Mit diesen - gerade das vorliegende Bestandverhältnis betreffenden - Ausführungen zu AZ 9 Ob 96/06t sind alle hier erheblichen Rechtsfragen ebenfalls beantwortet:
Rechtliche Beurteilung
Dem Antragsteller ist grundsätzlich dahin beizupflichten, dass für privilegierte Arbeiten im Sinn des § 3 Abs 3 Z 2 MRG die Wirtschaftlichkeitsgrenze nicht gilt (5 Ob 1098/92 mzwN = MietSlg 44.285). Die allein auf diesen Grundsatz gestützten Revisionsrekursausführungen berücksichtigen aber nicht, dass ein Abbruchauftrag wegen Baugebrechen dann endgültig und bindend ist, wenn entweder die Baugebrechen, die zur Bescheiderlassung geführt haben, aus technischen Gründen nicht behoben werden können oder wenn der Bestandgeber sie nicht behebt und hiezu auch nicht verpflichtet ist (vgl 9 Ob 96/06t; RIS-Justiz RS0027764).
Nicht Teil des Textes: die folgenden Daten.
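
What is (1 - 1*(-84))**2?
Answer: 7225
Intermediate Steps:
(1 - 1*(-84))**2 = (1 + 84)**2 = 85**2 = 7225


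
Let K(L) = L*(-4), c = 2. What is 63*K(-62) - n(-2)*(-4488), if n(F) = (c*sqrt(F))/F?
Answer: 15624 - 4488*I*sqrt(2) ≈ 15624.0 - 6347.0*I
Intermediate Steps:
K(L) = -4*L
n(F) = 2/sqrt(F) (n(F) = (2*sqrt(F))/F = 2/sqrt(F))
63*K(-62) - n(-2)*(-4488) = 63*(-4*(-62)) - 2/sqrt(-2)*(-4488) = 63*248 - 2*(-I*sqrt(2)/2)*(-4488) = 15624 - (-I*sqrt(2))*(-4488) = 15624 - 4488*I*sqrt(2)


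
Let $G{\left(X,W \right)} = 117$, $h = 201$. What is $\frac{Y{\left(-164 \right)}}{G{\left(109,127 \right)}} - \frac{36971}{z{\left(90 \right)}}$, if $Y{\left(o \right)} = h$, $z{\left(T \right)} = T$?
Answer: $- \frac{478613}{1170} \approx -409.07$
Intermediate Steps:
$Y{\left(o \right)} = 201$
$\frac{Y{\left(-164 \right)}}{G{\left(109,127 \right)}} - \frac{36971}{z{\left(90 \right)}} = \frac{201}{117} - \frac{36971}{90} = 201 \cdot \frac{1}{117} - \frac{36971}{90} = \frac{67}{39} - \frac{36971}{90} = - \frac{478613}{1170}$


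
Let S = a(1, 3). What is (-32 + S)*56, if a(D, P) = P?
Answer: -1624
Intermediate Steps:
S = 3
(-32 + S)*56 = (-32 + 3)*56 = -29*56 = -1624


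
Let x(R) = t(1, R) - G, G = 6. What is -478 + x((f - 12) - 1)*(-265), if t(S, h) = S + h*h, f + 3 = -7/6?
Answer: -2780893/36 ≈ -77247.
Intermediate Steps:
f = -25/6 (f = -3 - 7/6 = -25/6 ≈ -4.1667)
t(S, h) = S + h²
x(R) = -5 + R² (x(R) = (1 + R²) - 1*6 = (1 + R²) - 6 = -5 + R²)
-478 + x((f - 12) - 1)*(-265) = -478 + (-5 + ((-25/6 - 12) - 1)²)*(-265) = -478 + (-5 + (-97/6 - 1)²)*(-265) = -478 + (-5 + (-103/6)²)*(-265) = -478 + (-5 + 10609/36)*(-265) = -478 + (10429/36)*(-265) = -478 - 2763685/36 = -2780893/36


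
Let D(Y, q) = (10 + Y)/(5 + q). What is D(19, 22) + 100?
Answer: 2729/27 ≈ 101.07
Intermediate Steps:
D(Y, q) = (10 + Y)/(5 + q)
D(19, 22) + 100 = (10 + 19)/(5 + 22) + 100 = 29/27 + 100 = 2729/27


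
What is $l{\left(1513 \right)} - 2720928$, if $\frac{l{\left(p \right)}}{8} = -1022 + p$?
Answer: $-2717000$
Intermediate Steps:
$l{\left(p \right)} = -8176 + 8 p$ ($l{\left(p \right)} = 8 \left(-1022 + p\right) = -8176 + 8 p$)
$l{\left(1513 \right)} - 2720928 = \left(-8176 + 8 \cdot 1513\right) - 2720928 = \left(-8176 + 12104\right) - 2720928 = 3928 - 2720928 = -2717000$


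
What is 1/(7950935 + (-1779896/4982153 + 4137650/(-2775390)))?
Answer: 1382741761467/10994087311778529656 ≈ 1.2577e-7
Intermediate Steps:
1/(7950935 + (-1779896/4982153 + 4137650/(-2775390))) = 1/(7950935 + (-1779896*1/4982153 + 4137650*(-1/2775390))) = 1/(7950935 + (-1779896/4982153 - 413765/277539)) = 1/(7950935 - 2555431091989/1382741761467) = 1/(10994087311778529656/1382741761467) = 1382741761467/10994087311778529656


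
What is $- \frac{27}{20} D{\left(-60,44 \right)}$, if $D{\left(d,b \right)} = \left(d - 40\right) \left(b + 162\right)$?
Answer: $27810$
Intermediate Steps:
$D{\left(d,b \right)} = \left(-40 + d\right) \left(162 + b\right)$
$- \frac{27}{20} D{\left(-60,44 \right)} = - \frac{27}{20} \left(-6480 - 1760 + 162 \left(-60\right) + 44 \left(-60\right)\right) = \left(-27\right) \frac{1}{20} \left(-6480 - 1760 - 9720 - 2640\right) = \left(- \frac{27}{20}\right) \left(-20600\right) = 27810$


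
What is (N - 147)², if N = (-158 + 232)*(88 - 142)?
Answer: 17164449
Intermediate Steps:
N = -3996 (N = 74*(-54) = -3996)
(N - 147)² = (-3996 - 147)² = (-4143)² = 17164449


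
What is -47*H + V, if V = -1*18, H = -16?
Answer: 734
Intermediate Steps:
V = -18
-47*H + V = -47*(-16) - 18 = 752 - 18 = 734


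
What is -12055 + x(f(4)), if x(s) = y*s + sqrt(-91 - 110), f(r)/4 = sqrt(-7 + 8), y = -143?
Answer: -12627 + I*sqrt(201) ≈ -12627.0 + 14.177*I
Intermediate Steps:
f(r) = 4 (f(r) = 4*sqrt(-7 + 8) = 4*sqrt(1) = 4*1 = 4)
x(s) = -143*s + I*sqrt(201) (x(s) = -143*s + sqrt(-91 - 110) = -143*s + sqrt(-201) = -143*s + I*sqrt(201))
-12055 + x(f(4)) = -12055 + (-143*4 + I*sqrt(201)) = -12055 + (-572 + I*sqrt(201)) = -12627 + I*sqrt(201)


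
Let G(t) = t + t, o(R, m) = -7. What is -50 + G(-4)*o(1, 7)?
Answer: 6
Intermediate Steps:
G(t) = 2*t
-50 + G(-4)*o(1, 7) = -50 + (2*(-4))*(-7) = -50 - 8*(-7) = -50 + 56 = 6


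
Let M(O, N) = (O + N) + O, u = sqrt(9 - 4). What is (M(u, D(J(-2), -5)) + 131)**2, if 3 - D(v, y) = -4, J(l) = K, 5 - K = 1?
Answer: 19064 + 552*sqrt(5) ≈ 20298.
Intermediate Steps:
K = 4 (K = 5 - 1*1 = 5 - 1 = 4)
u = sqrt(5) ≈ 2.2361
J(l) = 4
D(v, y) = 7 (D(v, y) = 3 - 1*(-4) = 3 + 4 = 7)
M(O, N) = N + 2*O (M(O, N) = (N + O) + O = N + 2*O)
(M(u, D(J(-2), -5)) + 131)**2 = ((7 + 2*sqrt(5)) + 131)**2 = (138 + 2*sqrt(5))**2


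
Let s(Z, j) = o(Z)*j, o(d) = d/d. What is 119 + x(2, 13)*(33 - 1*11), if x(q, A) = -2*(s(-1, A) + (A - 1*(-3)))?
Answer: -1157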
Hier liegt neben der Notwendigkeit einer nachzugründenden Fundamentierung auch eine Schiefstellung bestimmter Bauteile, im Besonderen der Dippelbaumkonstruktion sowie der Geschoss- und Tramdecken vor. Eine Ausrichtung dieser Gebäudeteile in eine horizontale Lage, ist ohne Abbruch wesentlicher Teile des Gebäudes nicht möglich und dabei wäre mit Beschädigungen der Gas-, Wasser- und Abflussleitungen sowie des Kaminmauerwerks und mit Undichtheiten sämtlicher Versorgungsleitungen zu rechnen. Insgesamt ist daher eine „erhaltende" Sanierung ausgeschlossen und es sind praktisch einem Neubau gleichkommende Maßnahmen erforderlich, was zum „rechtlichen Untergang" des Mietobjekts im Sinn des § 29 Abs 1 Z 2 MRG iVm § 1112 ABGB führt. Infolge Beendigung des Bestandverhältnisses kann sich dann aber der Antragsteller nicht mehr erfolgreich auf § 3 Abs 3 Z 2 MRG berufen.
Der außerordentliche Revisionsrekurs des Antragstellers ist mangels der Voraussetzungen des § 62 Abs 1 AußStrG unzulässig und zurückzuweisen.